Even so, some cardiologists may remain reluctant to widely prescribe Leqvio without hard evidence that it reduces heart attacks and strokes. While there is a well-established link between LDL cholesterol and heart risks, a trial to show whether Leqvio prevents those events too won’t produce results until 2024 at the earliest. Cardiologists also want reassurance that the drug doesn’t have any unexpected side effects, said Adrian Hernandez, a cardiologist and executive director of Duke Clinical Research Institute.
Leqvio will compete against two similar drugs that have been on the market for a few years, and have already proven that they reduce the risk of heart attack and stroke.
Those drugs, Repatha from Amgen Inc. and Praluent from Sanofi SA and Regeneron Pharmaceuticals Inc., cut cholesterol by roughly the same amount as Leqvio. All three target a protein called PCSK9 that is implicated in the buildup of LDL. Leqvio stops it being produced, while Repatha and Praluent, known as PCSK9 inhibitors, block its action. Novartis hopes its twice-yearly dosing will give it an edge over the rival drugs, which patients self-inject every two or four weeks.
Clyde Yancy, chief of cardiology at Northwestern University Feinberg School of Medicine in Chicago, Ill., said he would in most cases hold back from prescribing Leqvio until the long-term trial produces results. “With lifestyle [changes] plus statins I can control [the cholesterol levels of] virtually every patient in my practice,” he said. “If I need something else, I have PCSK9 inhibitors.”
Even if hospital bosses and cardiologists embrace Leqvio, insurers could still throw up barriers to curtail its use.

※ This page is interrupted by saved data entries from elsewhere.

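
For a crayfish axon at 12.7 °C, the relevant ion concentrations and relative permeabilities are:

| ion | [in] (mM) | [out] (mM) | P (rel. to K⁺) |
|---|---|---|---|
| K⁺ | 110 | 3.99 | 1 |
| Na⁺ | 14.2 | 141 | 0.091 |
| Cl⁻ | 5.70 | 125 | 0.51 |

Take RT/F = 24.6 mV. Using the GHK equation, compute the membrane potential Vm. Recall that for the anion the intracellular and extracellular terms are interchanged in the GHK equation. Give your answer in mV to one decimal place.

-53.7 mV

Vm = 24.6 · ln[(Σ P·[cation]ₒ + Σ P·[anion]ᵢ) / (Σ P·[cation]ᵢ + Σ P·[anion]ₒ)]
Numerator = 1×3.99 + 0.091×141 + 0.51×5.70 = 19.73
Denominator = 1×110 + 0.091×14.2 + 0.51×125 = 175
Vm = 24.6 · ln(0.1127) = 24.6 × (-2.1830) = -53.70 mV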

Leqvio’s competitors Repatha and Praluent offer a cautionary tale. Those drugs went on sale in 2015, within months of one another, with similar list prices of around $14,000. But insurers imposed high copays and burdensome paperwork that limited their use. Both companies later cut prices by around 60% and won broader coverage.
Novartis hopes to avoid those pitfalls. It plans to price Leqvio at a similar level to the discounted rate for Repatha and Praluent. And while insurers can steer patients away from pricier drugs at pharmacies by charging higher copays, they have fewer tools for controlling the use of drugs that are administered in hospitals or clinics, as Leqvio will be.
“We don’t know if we’re going to succeed, but what we do know is what’s in place today isn’t working,” said Novartis’s Ms. Tschudin. “We need to take a different approach.”